Tu n’as rien vu à Hiroshima. Rien.
Quite so! You have not observed. And yet you have seen. That is just my point. Now, I know that there are seventeen steps, because I have both seen and observed.
—Arthur Conan Doyle (‘A Scandal in Bohemia’, section 1)
Had Marguerite Duras written nothing other than The Lover, it could be considered a book of great nuance and depth, full of thought-provoking reflections on human relationships, morality, and adolescence and the murky half-lights of colonialism, sexualities, and phenomenology. Duras has, however, written other books, and they are so much of a muchness with The Lover that the book itself becomes nearly indistinguishable from the aura of the writer. In trying to make sense of my own reaction as a reader, this tangle between opus and oeuvre does not, in this case, increase my sympathy; as I have mentioned earlier, Duras is not a writer I particularly admire. Why did I read The Lover, then? It was loaned to me two years ago and I wanted to return the book; it was briefly analyzed in Meander, Spiral, Explode in such a way as to make me wonder if my impatience with the author was perhaps a sign of my laziness as a reader; it was short.
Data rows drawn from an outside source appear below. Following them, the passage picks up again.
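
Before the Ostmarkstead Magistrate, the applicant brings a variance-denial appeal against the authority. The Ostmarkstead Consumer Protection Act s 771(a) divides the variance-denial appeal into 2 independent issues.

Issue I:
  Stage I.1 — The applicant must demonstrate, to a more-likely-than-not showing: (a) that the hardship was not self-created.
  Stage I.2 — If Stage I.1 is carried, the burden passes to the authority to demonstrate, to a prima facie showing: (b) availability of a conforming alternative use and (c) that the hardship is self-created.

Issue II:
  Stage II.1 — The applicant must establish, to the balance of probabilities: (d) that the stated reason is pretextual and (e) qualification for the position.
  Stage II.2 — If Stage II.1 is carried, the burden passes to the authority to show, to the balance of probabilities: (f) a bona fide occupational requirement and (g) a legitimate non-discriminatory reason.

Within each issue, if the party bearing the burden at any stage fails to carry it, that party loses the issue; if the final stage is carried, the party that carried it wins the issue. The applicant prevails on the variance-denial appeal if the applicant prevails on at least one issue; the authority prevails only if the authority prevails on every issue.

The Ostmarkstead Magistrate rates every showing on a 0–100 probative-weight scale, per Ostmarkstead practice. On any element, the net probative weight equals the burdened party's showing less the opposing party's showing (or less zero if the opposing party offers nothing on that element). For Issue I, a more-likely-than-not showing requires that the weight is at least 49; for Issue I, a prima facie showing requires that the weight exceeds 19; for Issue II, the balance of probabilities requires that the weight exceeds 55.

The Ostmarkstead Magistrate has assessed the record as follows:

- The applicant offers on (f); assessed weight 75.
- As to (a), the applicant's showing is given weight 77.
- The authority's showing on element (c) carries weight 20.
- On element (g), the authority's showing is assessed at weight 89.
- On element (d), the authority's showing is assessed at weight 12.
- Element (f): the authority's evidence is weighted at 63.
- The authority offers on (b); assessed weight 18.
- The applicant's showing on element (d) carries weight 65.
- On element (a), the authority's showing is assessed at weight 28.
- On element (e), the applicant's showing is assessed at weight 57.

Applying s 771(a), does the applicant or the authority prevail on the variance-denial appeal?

applicant

— Issue I —
At Stage I.1 the applicant must meet a more-likely-than-not showing (weight is at least 49): on (a) the weight is 77 less the opposing 28 gives net 49, which does reach 49, so (a) meets the standard.
  All elements met. The burden passes to the authority.
At Stage I.2 the authority must meet a prima facie showing (weight exceeds 19): on (b) the weight is 18, which does not exceed 19, so (b) does not meet the standard; on (c) the weight is 20, > 19, so (c) meets the standard.
  Not every element is met, so the authority fails to carry Stage I.2.
The analysis ends at Stage I.2; the applicant prevails on this issue.
— Issue II —
Stage II.1 (applicant, the balance of probabilities, weight exceeds 55): (d) net 65−12=53 ≤ 55 — fails; (e) 57 > 55 — meets.
  The applicant does not carry Stage II.1.
So the authority prevails on this issue.
Per-issue: Issue I → applicant; Issue II → authority. The applicant must prevail on at least one issue; overall, the applicant prevails.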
What I want to seem I do seem, beautiful too if that’s what people want me to be. . . . I can become anything anyone wants me to be. And believe it. Believe I’m charming too. And when I believe it, and it becomes true for anyone seeing me who wants me to be according to his taste, I know that too.
—Marguerite Duras (The Lover, p. 18)
There is much to dislike in the book: the relationship with between the fifteen-year-old narrator and the twenty-seven-year-old parasitic son of a wealthy man; the narrator’s unpleasant family; the narrator’s half-lustful, half-loathing descriptions of her classmate; the way none of the characters seem to connect, but ping against each other while remaining apparently whole, intact, entire. Of course so much of small talk is just a sticking plaster to cover over the wounds of human contact, but the entire novel has the feeling of a confessional gush, as of a traveller talking to a stranger on a train or a boat or plane because there is no one else to talk to and the need to confess, or to express, is so urgent. This is a wound that requires stitches, though.
A very beautiful woman who looks at her reflection in the mirror can very well believe that she is that. An ugly woman knows that she is not that.
—Simone Weil (Gravity and Grace, p. 33)
In trying to describe The Lover, I would say, half-jokingly, that it is oversexed and underbred, because this is the sort of narrow-minded priggishness that might characterize a superficial reading of the novel. I felt somewhat guilty about this reaction, as it didn’t seem fair to judge to the novel in these terms. A look through the footnotes of The North China Lover – the more fully fleshed out version of the story, intended as a guide for a film version – indicates that this was, in fact, the effect intended: the narrator should have ‘an untamed curiosity, a lack of breeding, a lack, yes, of reticence’ (p. 61, note). Yet what is not said, what is left to the imagination, is so much of what makes the book tantalizing and (potentially) erotic that to have this confirmation that the book is to be judged so lightly, on its surfaces, on its superficialities, is disheartening. The Lover, then, is and only ever could be part of the cult of Duras, which focuses on the anxiety of desirability, of power wielded not through will or choice but through being. I am in the habit of finding this sort of sentimental nihilism unhelpful in my daily life and think it rather tedious when encountered in books – and The Lover, given the company in which it must be considered, is not an exception.